А вернуло меня это в XIX век потому, что давно трогает одна особенность уклада и быта той эпохи: люди собираются вечером за семейным столом и читают по очереди вслух. На заре века – Шиллера, в середине века – Тургенева, на излете, на рубеже двух столетий, – Чехова, Горького, Андреева, Куприна. И весь век – Пушкина. И хотя воспоминания сохранились лишь о людях замечательных или великих, чувствуется, что это черта типическая.
«…Вечером после обеда Л. Н. читал вслух „Душечку“ Чехова, со смехом и с грустью. Два раза переставал из-за смеха и давал Ивану Ивановичу (Горбунову), чтобы тот читал, конец же с трудом дочел до конца, так сжимало ему горло от грусти. Он встал, немного отошел, вытер слезы.
…Л. Н. читал вслух Диккенса.
Вечером… Гольденвейзер читал вслух последний рассказ Горького „Тюрьма“. Когда он кончил, Л. Н. сказал: „Как хорошо читаете“.
…Вечером читали вслух „Поединок“ – повесть Куприна.
Вечером читали вслух Герцена „Доктор, умирающий и мертвые“.
Это – из „Яснополянских записок“ Д. П. Маковицкого „У Толстого“».

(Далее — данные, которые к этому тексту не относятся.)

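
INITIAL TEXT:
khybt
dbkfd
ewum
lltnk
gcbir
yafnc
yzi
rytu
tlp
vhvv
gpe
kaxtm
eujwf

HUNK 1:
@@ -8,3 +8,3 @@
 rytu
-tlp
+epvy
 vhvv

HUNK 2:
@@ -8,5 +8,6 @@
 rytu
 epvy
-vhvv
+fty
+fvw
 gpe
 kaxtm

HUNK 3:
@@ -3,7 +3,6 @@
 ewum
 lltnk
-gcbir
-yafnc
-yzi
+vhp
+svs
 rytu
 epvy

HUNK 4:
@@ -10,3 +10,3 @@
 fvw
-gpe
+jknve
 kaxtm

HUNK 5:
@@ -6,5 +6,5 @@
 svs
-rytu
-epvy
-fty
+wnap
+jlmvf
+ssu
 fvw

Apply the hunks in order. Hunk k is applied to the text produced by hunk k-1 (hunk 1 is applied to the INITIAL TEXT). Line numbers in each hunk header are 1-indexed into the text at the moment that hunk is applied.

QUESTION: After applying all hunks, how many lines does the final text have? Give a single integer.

Answer: 13

Derivation:
Hunk 1: at line 8 remove [tlp] add [epvy] -> 13 lines: khybt dbkfd ewum lltnk gcbir yafnc yzi rytu epvy vhvv gpe kaxtm eujwf
Hunk 2: at line 8 remove [vhvv] add [fty,fvw] -> 14 lines: khybt dbkfd ewum lltnk gcbir yafnc yzi rytu epvy fty fvw gpe kaxtm eujwf
Hunk 3: at line 3 remove [gcbir,yafnc,yzi] add [vhp,svs] -> 13 lines: khybt dbkfd ewum lltnk vhp svs rytu epvy fty fvw gpe kaxtm eujwf
Hunk 4: at line 10 remove [gpe] add [jknve] -> 13 lines: khybt dbkfd ewum lltnk vhp svs rytu epvy fty fvw jknve kaxtm eujwf
Hunk 5: at line 6 remove [rytu,epvy,fty] add [wnap,jlmvf,ssu] -> 13 lines: khybt dbkfd ewum lltnk vhp svs wnap jlmvf ssu fvw jknve kaxtm eujwf
Final line count: 13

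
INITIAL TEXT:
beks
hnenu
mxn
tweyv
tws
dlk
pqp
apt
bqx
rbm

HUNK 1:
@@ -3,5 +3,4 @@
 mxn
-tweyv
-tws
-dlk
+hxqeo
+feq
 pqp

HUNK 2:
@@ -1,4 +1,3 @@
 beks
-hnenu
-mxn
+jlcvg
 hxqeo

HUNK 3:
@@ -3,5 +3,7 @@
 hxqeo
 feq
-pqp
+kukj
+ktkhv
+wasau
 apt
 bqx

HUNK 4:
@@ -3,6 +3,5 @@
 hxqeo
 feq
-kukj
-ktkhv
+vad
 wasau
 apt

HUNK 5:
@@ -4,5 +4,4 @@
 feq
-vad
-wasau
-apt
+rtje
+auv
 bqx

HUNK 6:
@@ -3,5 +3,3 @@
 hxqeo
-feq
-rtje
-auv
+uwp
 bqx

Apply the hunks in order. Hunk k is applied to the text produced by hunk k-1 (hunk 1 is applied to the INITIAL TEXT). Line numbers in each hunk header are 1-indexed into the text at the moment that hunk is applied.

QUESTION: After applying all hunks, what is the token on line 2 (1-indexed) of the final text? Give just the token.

Hunk 1: at line 3 remove [tweyv,tws,dlk] add [hxqeo,feq] -> 9 lines: beks hnenu mxn hxqeo feq pqp apt bqx rbm
Hunk 2: at line 1 remove [hnenu,mxn] add [jlcvg] -> 8 lines: beks jlcvg hxqeo feq pqp apt bqx rbm
Hunk 3: at line 3 remove [pqp] add [kukj,ktkhv,wasau] -> 10 lines: beks jlcvg hxqeo feq kukj ktkhv wasau apt bqx rbm
Hunk 4: at line 3 remove [kukj,ktkhv] add [vad] -> 9 lines: beks jlcvg hxqeo feq vad wasau apt bqx rbm
Hunk 5: at line 4 remove [vad,wasau,apt] add [rtje,auv] -> 8 lines: beks jlcvg hxqeo feq rtje auv bqx rbm
Hunk 6: at line 3 remove [feq,rtje,auv] add [uwp] -> 6 lines: beks jlcvg hxqeo uwp bqx rbm
Final line 2: jlcvg

Answer: jlcvg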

Сегодня кажется странным и необычным: собралась большая семья и гости и вслух читают. А тогда было важной особенностью умственной и нравственной жизни. И судя по мемуарам – не только гениев.

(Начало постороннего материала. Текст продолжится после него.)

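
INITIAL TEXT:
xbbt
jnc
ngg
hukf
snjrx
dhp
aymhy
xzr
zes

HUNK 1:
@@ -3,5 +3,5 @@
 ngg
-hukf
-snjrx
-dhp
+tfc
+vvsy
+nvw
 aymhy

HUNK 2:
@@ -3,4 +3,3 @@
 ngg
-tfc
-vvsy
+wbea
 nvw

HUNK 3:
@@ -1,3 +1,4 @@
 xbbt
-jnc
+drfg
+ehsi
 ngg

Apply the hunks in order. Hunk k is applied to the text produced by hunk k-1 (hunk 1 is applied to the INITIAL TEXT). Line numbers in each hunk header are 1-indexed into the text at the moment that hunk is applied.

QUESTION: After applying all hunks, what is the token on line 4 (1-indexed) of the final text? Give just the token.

Hunk 1: at line 3 remove [hukf,snjrx,dhp] add [tfc,vvsy,nvw] -> 9 lines: xbbt jnc ngg tfc vvsy nvw aymhy xzr zes
Hunk 2: at line 3 remove [tfc,vvsy] add [wbea] -> 8 lines: xbbt jnc ngg wbea nvw aymhy xzr zes
Hunk 3: at line 1 remove [jnc] add [drfg,ehsi] -> 9 lines: xbbt drfg ehsi ngg wbea nvw aymhy xzr zes
Final line 4: ngg

Answer: ngg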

Коллежский советник Михаил Андреевич Достоевский был в сущности, рядовым лекарем начала XIX века, но в его небольшом скромном доме царил культ Карамзина и Шиллера. Он читал вслух вечерами детям, о чем потом вспоминал с волнением один из его сыновей – Федор Михайлович Достоевский.

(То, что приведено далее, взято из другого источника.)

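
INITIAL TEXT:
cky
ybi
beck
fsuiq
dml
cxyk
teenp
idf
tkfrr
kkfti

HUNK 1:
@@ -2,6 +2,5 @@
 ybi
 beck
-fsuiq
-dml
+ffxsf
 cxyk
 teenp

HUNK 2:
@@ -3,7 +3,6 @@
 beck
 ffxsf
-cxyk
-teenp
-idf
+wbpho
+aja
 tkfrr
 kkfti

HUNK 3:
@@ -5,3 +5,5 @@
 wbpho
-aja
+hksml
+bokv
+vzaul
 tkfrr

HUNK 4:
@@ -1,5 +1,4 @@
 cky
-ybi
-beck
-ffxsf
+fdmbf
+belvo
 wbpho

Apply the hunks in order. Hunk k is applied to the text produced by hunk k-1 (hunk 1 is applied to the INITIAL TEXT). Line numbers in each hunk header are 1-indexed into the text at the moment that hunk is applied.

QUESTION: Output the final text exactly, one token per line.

Answer: cky
fdmbf
belvo
wbpho
hksml
bokv
vzaul
tkfrr
kkfti

Derivation:
Hunk 1: at line 2 remove [fsuiq,dml] add [ffxsf] -> 9 lines: cky ybi beck ffxsf cxyk teenp idf tkfrr kkfti
Hunk 2: at line 3 remove [cxyk,teenp,idf] add [wbpho,aja] -> 8 lines: cky ybi beck ffxsf wbpho aja tkfrr kkfti
Hunk 3: at line 5 remove [aja] add [hksml,bokv,vzaul] -> 10 lines: cky ybi beck ffxsf wbpho hksml bokv vzaul tkfrr kkfti
Hunk 4: at line 1 remove [ybi,beck,ffxsf] add [fdmbf,belvo] -> 9 lines: cky fdmbf belvo wbpho hksml bokv vzaul tkfrr kkfti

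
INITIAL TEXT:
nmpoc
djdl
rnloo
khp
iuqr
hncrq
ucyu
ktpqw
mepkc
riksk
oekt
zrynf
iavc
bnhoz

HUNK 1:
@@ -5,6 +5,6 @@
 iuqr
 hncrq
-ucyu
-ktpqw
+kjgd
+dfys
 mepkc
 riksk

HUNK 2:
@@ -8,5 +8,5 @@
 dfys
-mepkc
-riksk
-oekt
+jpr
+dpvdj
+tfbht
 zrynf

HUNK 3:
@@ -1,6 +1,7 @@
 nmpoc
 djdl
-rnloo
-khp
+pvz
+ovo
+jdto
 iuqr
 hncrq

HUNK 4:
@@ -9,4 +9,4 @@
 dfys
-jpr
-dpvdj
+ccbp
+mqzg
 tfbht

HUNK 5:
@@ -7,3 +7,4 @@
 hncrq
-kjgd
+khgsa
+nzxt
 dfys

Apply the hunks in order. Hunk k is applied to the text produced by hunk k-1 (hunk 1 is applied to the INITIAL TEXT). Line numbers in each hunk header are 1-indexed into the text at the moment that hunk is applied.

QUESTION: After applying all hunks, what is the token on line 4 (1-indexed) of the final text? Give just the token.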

Семейное чтение исчезло совсем.
Его вытеснили стереосистемы, радио, телевидение.
Шиллер и Карамзин – великие писатели, но состязаться с большим футболом, большим хоккеем, чемпионатом мира по фигурному катанию, записями модных бардов они не в силах.
Думаю, если бы некий Экспериментатор вошел в любой из сегодняшних домов вечером, когда семья упоенно сидит перед голубым экраном, и попросил – то ли в шутку, то ли всерьез, – «выключим телевизор и почитаем вслух», ну, не Шиллера (великий романтик, возможно, «устарел»), а, допустим, Шукшина, его бы, Экспериментатора, в лучшем варианте вежливо, вежливо…
И вовсе не потому, что Шукшина не любят и не читают. Даже Шиллера читают и любят. Но про себя и для себя.
Потому и восхитили меня, наверное, те минуты в аэропорту. Я услышал «Слово», читаемое не про себя. Будто бы какие-то незримые нити соединяли все теснее четверых – двух женщин и двух девочек. Будто бы какое-то незримое благо их объединяло. И я все полнее понимал, что имя этому благу – культура. Они были маленьким содружеством людей, сохраняющих в экстремальной ситуации культуру и человеческое достоинство.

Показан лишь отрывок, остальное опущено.